SystemVerilog provides a useful feature called inline constraints, which allows users to apply additional constraints while randomizing class variables. This feature is particularly useful when you need to use a different set of constraints temporarily, alongside the class’s existing ones. Let’s explore this with easy-to-understand examples.

What Are Inline Constraints?

Inline constraints let you apply constraints on variables at the time of calling the randomize() method. These constraints are added in-line with the class’s existing constraints. The randomization process considers both the original and in-line constraints, allowing you to impose temporary constraints without modifying the class’s original definition.

Example of Using Inline Constraints

Consider this example where we create a class with an existing constraint, and apply an in-line constraint using the with construct at the time of randomization.

class Item;
  rand bit [7:0] id;
  
  constraint c_id { id < 25; }
  
endclass

module tb;
  initial begin
    Item itm = new ();
    itm.randomize() with { id == 10; };  // Applying an in-line constraint
    $display ("Item Id = %0d", itm.id);
  end
endmodule

In this code:

• We define a class Item with a variable id and a constraint (c_id) that ensures the id is less than 25.
• We then use the randomize() method with an in-line constraint to set the id to 10. This is done using the with keyword.

Simulation Output:

run -all;
# KERNEL: Item Id = 10
# KERNEL: Simulation has finished. There are no more test vectors to simulate.

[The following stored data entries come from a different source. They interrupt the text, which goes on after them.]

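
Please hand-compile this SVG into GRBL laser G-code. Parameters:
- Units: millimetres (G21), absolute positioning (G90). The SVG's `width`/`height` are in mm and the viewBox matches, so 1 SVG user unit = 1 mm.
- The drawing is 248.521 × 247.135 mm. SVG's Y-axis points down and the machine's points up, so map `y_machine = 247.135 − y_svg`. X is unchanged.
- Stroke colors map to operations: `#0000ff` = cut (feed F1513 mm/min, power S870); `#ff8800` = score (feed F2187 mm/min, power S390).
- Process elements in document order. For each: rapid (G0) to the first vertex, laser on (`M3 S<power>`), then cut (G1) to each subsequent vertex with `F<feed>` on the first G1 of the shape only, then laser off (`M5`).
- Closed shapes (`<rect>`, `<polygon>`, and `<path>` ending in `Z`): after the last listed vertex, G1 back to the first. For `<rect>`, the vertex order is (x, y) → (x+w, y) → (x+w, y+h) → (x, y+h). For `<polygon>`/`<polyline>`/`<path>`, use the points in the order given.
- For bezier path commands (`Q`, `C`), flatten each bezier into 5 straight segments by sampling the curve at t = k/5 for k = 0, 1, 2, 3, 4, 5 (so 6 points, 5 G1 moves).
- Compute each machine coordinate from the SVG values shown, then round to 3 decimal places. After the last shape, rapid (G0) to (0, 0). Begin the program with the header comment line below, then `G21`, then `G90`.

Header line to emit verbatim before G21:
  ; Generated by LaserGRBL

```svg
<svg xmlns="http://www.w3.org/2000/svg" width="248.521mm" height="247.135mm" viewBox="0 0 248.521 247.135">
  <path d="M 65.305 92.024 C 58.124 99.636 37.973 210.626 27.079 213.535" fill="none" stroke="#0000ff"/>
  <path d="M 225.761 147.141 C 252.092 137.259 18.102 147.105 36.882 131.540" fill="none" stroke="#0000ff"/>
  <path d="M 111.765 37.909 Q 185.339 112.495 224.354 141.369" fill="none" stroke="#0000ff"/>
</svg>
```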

As expected, the id is randomized successfully to 10, as specified in the in-line constraint.

Handling Conflicting Constraints

Now, let’s see what happens if the in-line constraint conflicts with the existing constraint. Suppose the class has a fixed constraint on id == 25, and the in-line constraint attempts to set id < 10.

class Item;
  rand bit [7:0] id;

  constraint c_id { id == 25; }
  
endclass

module tb;
  initial begin
    Item itm = new ();
    if (! itm.randomize() with { id < 10; })
      $display ("Randomization failed");
    $display ("Item Id = %0d", itm.id);
  end
endmodule

In this case:

• The in-line constraint tries to set id < 10, but the original constraint has set id == 25.
• These two constraints are in direct conflict, which causes the randomization to fail.

Simulation Output:

ncsim> run
    if (! itm.randomize() with { id < 10; })
                      |
ncsim: *W,SVRNDF: The randomize method call failed.
Observed simulation time : 0 FS + 0
ncsim: *W,RNDOCS: These constraints contribute to the set of conflicting constraints:
  constraint c_id { id == 25; };
    if (! itm.randomize() with { id < 10; })
ncsim: *W,RNDOCS: These variables contribute to the set of conflicting constraints:
rand variables:
  id [./testbench.sv, 2]
Randomization failed
Item Id = 0
ncsim: *W,RNQUIE: Simulation is complete.

Since the constraints are incompatible, randomization fails, and id remains unchanged.

Handling Conflicting Fixed Constraints

Now, let’s look at a situation where both the original constraint and the in-line constraint fix the variable to different values. Here, both constraints attempt to assign id a fixed value, causing another failure.

class Item;
  rand bit [7:0] id;

  constraint c_id { id == 25; }
  
endclass

module tb;
  initial begin
    Item itm = new ();
    if (! itm.randomize() with { id == 10; })
      $display ("Randomization failed");
    $display ("Item Id = %0d", itm.id);
  end
endmodule

In this case:

• The in-line constraint tries to set id == 10, but the original constraint has set id == 25.
• Again, these constraints conflict, and randomization fails.

Simulation Output:

ncsim> run
    if (! itm.randomize() with { id == 10; })
                      |
ncsim: *W,SVRNDF: The randomize method call failed.
Observed simulation time : 0 FS + 0
ncsim: *W,RNDOCS: These constraints contribute to the set of conflicting constraints:
  constraint c_id { id == 25; };
    if (! itm.randomize() with { id == 10; })
ncsim: *W,RNDOCS: These variables contribute to the set of conflicting constraints:
rand variables:
  id [./testbench.sv, 2]
Randomization failed
Item Id = 0
ncsim: *W,RNQUIE: Simulation is complete.

Once again, the randomization fails due to conflicting constraints.

Key Takeaways

• Inline constraints are a flexible way to apply additional constraints during randomization without changing the class’s original constraints.
• If conflicting constraints are provided (either within the class or through inline constraints), randomization will fail.
• In-line constraints are not overridden but are considered along with the class’s original constraints during the randomization process.

Summary

Using SystemVerilog inline constraints can be extremely helpful when you need to apply different constraints temporarily. However, always ensure that the constraints you provide do not conflict with each other. The in-line constraints are considered along with the class constraints, making them a powerful feature for flexible testing and simulation scenarios.